日立製作所については『会社四季報』新春号と比べ、500億円の営業益下振れが見込まれる。主な理由は、資源価格の下落を受け、石油やガスのプラント受注が大幅に減少したからだ。加えて、中国向けの建設機械や自動車関連機器などのオートモーティブの落ち込みも痛かった。
三菱電機は新春号からの大きな変化はない。FA(ファクトリーオートメーション)やパワー半導体、昇降機が中国で失速。ただ、自動車機器事業が欧米で好調なことや自動車向けパワー半導体が好調なこと、家電も空調を軸に前第3四半期と比較して17%増益と踏ん張っている。現在の会社計画3000億円で春号でも同数字を見ている。だが、保守的に数字を作る三菱電機だからこそ、数百億円前後での上振れの可能性も残っている。
東芝は構造改革優先
東芝は構造改革優先で、どこからがマーケットの影響かわからないため、記載はできれば避けたいところだが、あえて書くとすれば、NANDフラッシュメモリの価格が下落。
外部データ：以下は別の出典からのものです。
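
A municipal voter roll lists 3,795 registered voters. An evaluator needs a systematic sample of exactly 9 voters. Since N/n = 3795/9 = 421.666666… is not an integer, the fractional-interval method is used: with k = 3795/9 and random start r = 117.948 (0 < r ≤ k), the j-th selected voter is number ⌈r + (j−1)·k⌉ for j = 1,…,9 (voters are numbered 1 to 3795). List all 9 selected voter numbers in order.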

若干、「供給過剰」というアナリストの見方がある。
注目企業は、大阪の淀川近くにある電機メーカー、ダイヘン。祖業は電力会社向けの変圧器だが、今ではアーク溶接ロボットやワイヤレス給電システムなどが主力だ。2016年3月期は2007年3月期以来9期ぶりに過去最高の純利益を更新する見込みだ。